On observe dans votre récit l’épaisseur du contexte dans lequel vivent les personnages, avec une grande attention portée aux détails. Ceux-ci interpellent le lecteur ou la lectrice à propos de questions actuelles : les enjeux écologiques, le genre et l’hétéronormativité, la mixité sociale ou encore l’actualité médiatique. Que dit ce réalisme de vos intentions dans ce roman ? Cela est-il lié à votre métier de chercheur en sciences sociales ?

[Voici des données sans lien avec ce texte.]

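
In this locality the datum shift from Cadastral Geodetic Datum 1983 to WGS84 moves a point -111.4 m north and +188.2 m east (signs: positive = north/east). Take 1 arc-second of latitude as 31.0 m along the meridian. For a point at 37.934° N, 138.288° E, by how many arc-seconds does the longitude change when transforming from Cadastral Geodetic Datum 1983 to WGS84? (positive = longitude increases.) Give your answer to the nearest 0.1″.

Δλ = 7.7″

At latitude 37.934°, cos φ = 0.788719.
1″ of longitude at this latitude = 31.00 × cos φ = 24.4503 m, so Δλ = 188.2 / 24.4503 = 7.697″.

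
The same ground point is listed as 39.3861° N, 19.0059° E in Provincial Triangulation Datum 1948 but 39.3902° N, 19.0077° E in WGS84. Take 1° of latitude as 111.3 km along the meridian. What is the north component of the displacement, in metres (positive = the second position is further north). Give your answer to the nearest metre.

Δφ = 39.3902° − 39.3861° = +0.0041°; Δλ = 19.0077° − 19.0059° = +0.0018°.
ΔN = Δφ × 111300 = 456.3 m; ΔE = Δλ × 111300 × cos(39.3861°) = +0.0018 × 111300 × 0.772888 = 154.8 m.

ΔN = 456 m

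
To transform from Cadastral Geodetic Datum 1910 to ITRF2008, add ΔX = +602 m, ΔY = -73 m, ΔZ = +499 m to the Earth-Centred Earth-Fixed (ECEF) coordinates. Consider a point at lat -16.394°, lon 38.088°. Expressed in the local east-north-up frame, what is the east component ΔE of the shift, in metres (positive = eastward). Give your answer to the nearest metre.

ΔE = -429 m

At φ = -16.394°, λ = 38.088°: sin φ = -0.282241, cos φ = 0.959344, sin λ = 0.616871, cos λ = 0.787064.
ΔE = −sin λ·ΔX + cos λ·ΔY = −(0.616871)·(602) + (0.787064)·(-73) = -428.81 m.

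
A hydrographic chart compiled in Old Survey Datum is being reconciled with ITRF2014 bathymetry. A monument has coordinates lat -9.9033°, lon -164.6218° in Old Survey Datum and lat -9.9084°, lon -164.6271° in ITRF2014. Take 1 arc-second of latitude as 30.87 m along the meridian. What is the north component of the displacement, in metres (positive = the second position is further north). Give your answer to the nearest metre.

ΔN = -567 m

Δφ = -9.9084° − -9.9033° = -0.0051°; Δλ = -164.6271° − -164.6218° = -0.0053°.
1° of latitude = 3600 × 30.87 = 111132 m.
ΔN = Δφ × 111132 = -566.8 m; ΔE = Δλ × 111132 × cos(-9.9033°) = -0.0053 × 111132 × 0.985099 = -580.2 m.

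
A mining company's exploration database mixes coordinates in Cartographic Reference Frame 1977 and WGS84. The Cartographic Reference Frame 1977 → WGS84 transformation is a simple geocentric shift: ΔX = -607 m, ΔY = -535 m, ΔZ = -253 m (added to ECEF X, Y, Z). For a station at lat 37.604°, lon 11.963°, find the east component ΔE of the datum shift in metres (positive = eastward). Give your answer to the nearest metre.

ΔE = -398 m

The local east axis at (φ, λ) is (−sin λ, cos λ, 0), so ΔE = −sin(11.963°)·(-607) + cos(11.963°)·(-535) = -397.56 m.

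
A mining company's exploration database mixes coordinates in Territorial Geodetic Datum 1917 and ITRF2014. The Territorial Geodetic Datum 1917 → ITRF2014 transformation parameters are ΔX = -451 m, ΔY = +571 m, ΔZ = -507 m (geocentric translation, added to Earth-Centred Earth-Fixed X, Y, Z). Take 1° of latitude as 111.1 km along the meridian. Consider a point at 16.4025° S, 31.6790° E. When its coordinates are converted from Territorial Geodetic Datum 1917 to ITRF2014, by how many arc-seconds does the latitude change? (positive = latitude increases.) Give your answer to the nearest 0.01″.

sin φ = -0.282383, cos φ = 0.959302, sin λ = 0.525160, cos λ = 0.851004.
North component: ΔN = −sin φ cos λ·ΔX − sin φ sin λ·ΔY + cos φ·ΔZ = −(-0.282383)(0.851004)(-451) − (-0.282383)(0.525160)(571) + (0.959302)(-507) = -510.07 m.
1° of latitude spans 111100 m, so Δφ = -510.07 / 111100 × 3600 = -16.528″.

Δφ = -16.53″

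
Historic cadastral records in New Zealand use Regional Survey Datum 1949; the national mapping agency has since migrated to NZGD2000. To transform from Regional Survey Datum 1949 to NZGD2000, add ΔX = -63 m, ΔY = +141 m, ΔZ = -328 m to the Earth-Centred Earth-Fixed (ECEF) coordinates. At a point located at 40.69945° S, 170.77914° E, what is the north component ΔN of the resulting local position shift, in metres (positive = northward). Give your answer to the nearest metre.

The local north axis is (−sin φ cos λ, −sin φ sin λ, cos φ), giving ΔN = 40.551 + 14.733 − 248.670 = -193.39 m.

ΔN = -193 m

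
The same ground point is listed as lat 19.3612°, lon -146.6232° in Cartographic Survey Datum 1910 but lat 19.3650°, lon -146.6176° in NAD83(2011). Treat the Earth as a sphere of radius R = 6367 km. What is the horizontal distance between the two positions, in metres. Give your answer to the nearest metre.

723 m

Δφ = 19.3650° − 19.3612° = +0.0038°; Δλ = -146.6176° − -146.6232° = +0.0056°.
1° along a meridian = πR/180 = 111125 m.
ΔN = Δφ × 111125 = 422.3 m; ΔE = Δλ × 111125 × cos(19.3612°) = +0.0056 × 111125 × 0.943447 = 587.1 m.
Distance = √(ΔE² + ΔN²) = √(587.1² + 422.3²) = 723.2 m.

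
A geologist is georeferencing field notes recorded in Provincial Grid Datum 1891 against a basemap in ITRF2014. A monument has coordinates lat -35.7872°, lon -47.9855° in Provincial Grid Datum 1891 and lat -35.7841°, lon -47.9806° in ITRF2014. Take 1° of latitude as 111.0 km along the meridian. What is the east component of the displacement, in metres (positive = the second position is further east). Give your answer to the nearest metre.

Δφ = -35.7841° − -35.7872° = +0.0031°; Δλ = -47.9806° − -47.9855° = +0.0049°.
ΔN = Δφ × 111000 = 344.1 m; ΔE = Δλ × 111000 × cos(-35.7872°) = +0.0049 × 111000 × 0.811194 = 441.2 m.

ΔE = 441 m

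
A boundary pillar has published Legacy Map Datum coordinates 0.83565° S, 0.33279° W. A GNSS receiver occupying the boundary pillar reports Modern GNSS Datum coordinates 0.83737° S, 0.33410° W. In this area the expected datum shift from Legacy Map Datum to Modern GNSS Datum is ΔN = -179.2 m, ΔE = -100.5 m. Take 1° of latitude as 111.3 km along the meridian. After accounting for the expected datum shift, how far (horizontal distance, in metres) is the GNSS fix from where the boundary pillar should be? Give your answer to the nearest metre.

47 m

Observed coordinate differences: Δφ = -0.00172°, Δλ = -0.00131°.
Converting to metres (1° lat = 111300 m, cos φ = 0.999894): observed ΔN = -191.4 m, observed ΔE = -145.8 m.
Subtracting the expected shift leaves a residual of -191.4 − (-179.2) = -12.2 m north and -145.8 − (-100.5) = -45.3 m east.
Residual distance = √((-12.2)² + (-45.3)²) = 46.9 m.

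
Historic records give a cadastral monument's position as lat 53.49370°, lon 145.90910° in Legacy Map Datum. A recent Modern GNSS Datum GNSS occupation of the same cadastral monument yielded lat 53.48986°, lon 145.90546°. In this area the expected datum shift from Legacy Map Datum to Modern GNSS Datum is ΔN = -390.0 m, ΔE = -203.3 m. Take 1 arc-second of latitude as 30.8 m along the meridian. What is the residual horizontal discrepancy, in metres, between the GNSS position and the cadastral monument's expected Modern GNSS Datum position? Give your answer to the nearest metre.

51 m

Observed coordinate differences: Δφ = -0.00384°, Δλ = -0.00364°.
Converting to metres (1° lat = 110880 m, cos φ = 0.594911): observed ΔN = -425.8 m, observed ΔE = -240.1 m.
Subtracting the expected shift leaves a residual of -425.8 − (-390.0) = -35.8 m north and -240.1 − (-203.3) = -36.8 m east.
Residual distance = √((-35.8)² + (-36.8)²) = 51.3 m.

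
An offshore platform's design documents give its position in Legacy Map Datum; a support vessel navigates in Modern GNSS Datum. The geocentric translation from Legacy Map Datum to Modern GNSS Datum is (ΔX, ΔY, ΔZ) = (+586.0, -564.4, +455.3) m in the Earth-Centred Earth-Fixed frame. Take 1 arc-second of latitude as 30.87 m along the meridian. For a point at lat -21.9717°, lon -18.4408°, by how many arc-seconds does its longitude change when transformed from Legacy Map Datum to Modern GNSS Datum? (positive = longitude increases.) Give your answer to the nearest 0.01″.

Δλ = -12.23″

sin φ = -0.374149, cos φ = 0.927369, sin λ = -0.316325, cos λ = 0.948651.
East component: ΔE = −sin λ·ΔX + cos λ·ΔY = −(-0.316325)(586.0) + (0.948651)(-564.4) = -350.05 m.
1° of latitude spans 3600 × 30.87 = 111132 m; at latitude φ, 1° of longitude spans that × cos φ = 103060.3 m, so Δλ = -350.05 / 103060.3 × 3600 = -12.228″.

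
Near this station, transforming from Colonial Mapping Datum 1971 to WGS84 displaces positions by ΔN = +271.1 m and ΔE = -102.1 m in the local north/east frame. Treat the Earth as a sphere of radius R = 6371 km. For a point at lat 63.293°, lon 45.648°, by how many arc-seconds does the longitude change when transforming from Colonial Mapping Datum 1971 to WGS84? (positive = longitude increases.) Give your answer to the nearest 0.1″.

At latitude 63.293°, cos φ = 0.449428.
One radian of longitude at latitude φ spans R cos φ, so Δλ = ΔE / (R cos φ) = -102.1 / (6371000 × 0.449428) = -3.5658e-05 rad = -7.355″.

Δλ = -7.4″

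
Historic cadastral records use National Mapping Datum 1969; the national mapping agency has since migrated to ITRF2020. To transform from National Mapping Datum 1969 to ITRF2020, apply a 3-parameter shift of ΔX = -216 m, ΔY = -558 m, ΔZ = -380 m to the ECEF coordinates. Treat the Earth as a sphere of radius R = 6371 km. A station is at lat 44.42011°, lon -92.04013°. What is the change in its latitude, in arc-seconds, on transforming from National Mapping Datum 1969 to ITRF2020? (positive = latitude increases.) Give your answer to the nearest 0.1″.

Δφ = -21.6″

sin φ = 0.699914, cos φ = 0.714227, sin λ = -0.999366, cos λ = -0.035599.
North component: ΔN = −sin φ cos λ·ΔX − sin φ sin λ·ΔY + cos φ·ΔZ = −(0.699914)(-0.035599)(-216) − (0.699914)(-0.999366)(-558) + (0.714227)(-380) = -667.09 m.
1° of latitude spans πR/180 = 111195 m, so Δφ = -667.09 / 111195 × 3600 = -21.598″.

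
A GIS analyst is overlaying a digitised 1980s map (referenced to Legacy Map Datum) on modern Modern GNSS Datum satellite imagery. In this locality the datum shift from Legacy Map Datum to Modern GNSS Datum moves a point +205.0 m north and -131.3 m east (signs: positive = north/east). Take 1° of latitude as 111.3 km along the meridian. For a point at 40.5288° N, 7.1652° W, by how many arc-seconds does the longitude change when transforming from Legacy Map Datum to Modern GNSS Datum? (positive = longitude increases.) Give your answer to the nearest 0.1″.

At latitude 40.5288°, cos φ = 0.760079.
1° of longitude at this latitude = 111.3 × cos φ = 84.60 km, so Δλ = -131.3 / 84596.8 = -0.0015521° = -5.587″.

Δλ = -5.6″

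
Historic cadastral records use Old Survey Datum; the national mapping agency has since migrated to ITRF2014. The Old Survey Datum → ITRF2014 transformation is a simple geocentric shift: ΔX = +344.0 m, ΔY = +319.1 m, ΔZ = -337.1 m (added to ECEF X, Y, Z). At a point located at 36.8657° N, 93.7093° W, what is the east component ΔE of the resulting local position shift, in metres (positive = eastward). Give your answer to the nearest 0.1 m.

ΔE = 322.6 m

At φ = 36.8657°, λ = -93.7093°: sin φ = 0.599941, cos φ = 0.800044, sin λ = -0.997905, cos λ = -0.064694.
ΔE = −sin λ·ΔX + cos λ·ΔY = −(-0.997905)·(344.0) + (-0.064694)·(319.1) = 322.64 m.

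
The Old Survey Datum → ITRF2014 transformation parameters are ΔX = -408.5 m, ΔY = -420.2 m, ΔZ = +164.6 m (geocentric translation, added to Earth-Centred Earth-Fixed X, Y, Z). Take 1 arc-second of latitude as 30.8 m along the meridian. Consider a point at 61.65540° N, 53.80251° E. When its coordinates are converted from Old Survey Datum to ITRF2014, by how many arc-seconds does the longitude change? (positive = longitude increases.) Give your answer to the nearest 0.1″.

Δλ = 5.6″

sin φ = 0.880108, cos φ = 0.474773, sin λ = 0.806986, cos λ = 0.590570.
East component: ΔE = −sin λ·ΔX + cos λ·ΔY = −(0.806986)(-408.5) + (0.590570)(-420.2) = 81.50 m.
1° of latitude spans 3600 × 30.80 = 110880 m; at latitude φ, 1° of longitude spans that × cos φ = 52642.9 m, so Δλ = 81.50 / 52642.9 × 3600 = 5.573″.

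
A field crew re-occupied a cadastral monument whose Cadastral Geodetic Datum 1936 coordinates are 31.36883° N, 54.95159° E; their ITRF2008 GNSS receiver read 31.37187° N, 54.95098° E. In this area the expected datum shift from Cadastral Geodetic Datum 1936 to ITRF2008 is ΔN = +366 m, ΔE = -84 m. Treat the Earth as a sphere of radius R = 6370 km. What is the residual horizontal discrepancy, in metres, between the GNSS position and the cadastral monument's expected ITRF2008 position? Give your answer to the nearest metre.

38 m

Observed coordinate differences: Δφ = +0.00304°, Δλ = -0.00061°.
Converting to metres (1° lat = 111177 m, cos φ = 0.853834): observed ΔN = 338.0 m, observed ΔE = -57.9 m.
Subtracting the expected shift leaves a residual of 338.0 − (366) = -28.0 m north and -57.9 − (-84) = 26.1 m east.
Residual distance = √((-28.0)² + 26.1²) = 38.3 m.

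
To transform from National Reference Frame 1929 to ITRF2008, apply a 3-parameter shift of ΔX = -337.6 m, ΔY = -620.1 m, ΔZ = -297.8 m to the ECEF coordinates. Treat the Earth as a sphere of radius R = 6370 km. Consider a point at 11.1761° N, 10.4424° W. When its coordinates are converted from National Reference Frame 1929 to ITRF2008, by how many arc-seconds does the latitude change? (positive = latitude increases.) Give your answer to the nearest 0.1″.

sin φ = 0.193825, cos φ = 0.981036, sin λ = -0.181247, cos λ = 0.983438.
North component: ΔN = −sin φ cos λ·ΔX − sin φ sin λ·ΔY + cos φ·ΔZ = −(0.193825)(0.983438)(-337.6) − (0.193825)(-0.181247)(-620.1) + (0.981036)(-297.8) = -249.59 m.
1° of latitude spans πR/180 = 111177 m, so Δφ = -249.59 / 111177 × 3600 = -8.082″.

Δφ = -8.1″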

Je pense que le travail de documentation n’est pas le monopole des chercheuses ou chercheurs en sciences sociales, et heureusement ! D’ailleurs, les questions que je pose dans ce roman me préoccupent depuis de nombreuses années, ce qui m’a conduit à lire, à regarder des films ou des documentaires, à écouter des podcasts. Et bien sûr à beaucoup parler avec des proches. Ce qui m’intéressait, c’était d’articuler ces questions entre elles. Non pas uniquement d’évoquer la sensation de la fin d’un monde, la sexualité, le réchauffement climatique, mais de relier tout cela au cœur d’une intrigue. Mais votre question me fait réfléchir ! Il y a peut-être un point commun entre la sociologie et la littérature : c’est la volonté de comprendre, avant toute chose. Dans ce roman, bien des personnages sont éloignés de moi, par leurs choix de vie, leurs comportements, leurs valeurs. Mais je veux comprendre pourquoi elles et ils se comportent ainsi. Je trouve que la sociologie et la littérature peuvent nous aider à travailler notre empathie, en nous faisant regarder d’autres vies que les nôtres. Mais je ne vais pas théoriser sur ce sujet car il y a des spécialistes de la littérature, dont je ne suis pas !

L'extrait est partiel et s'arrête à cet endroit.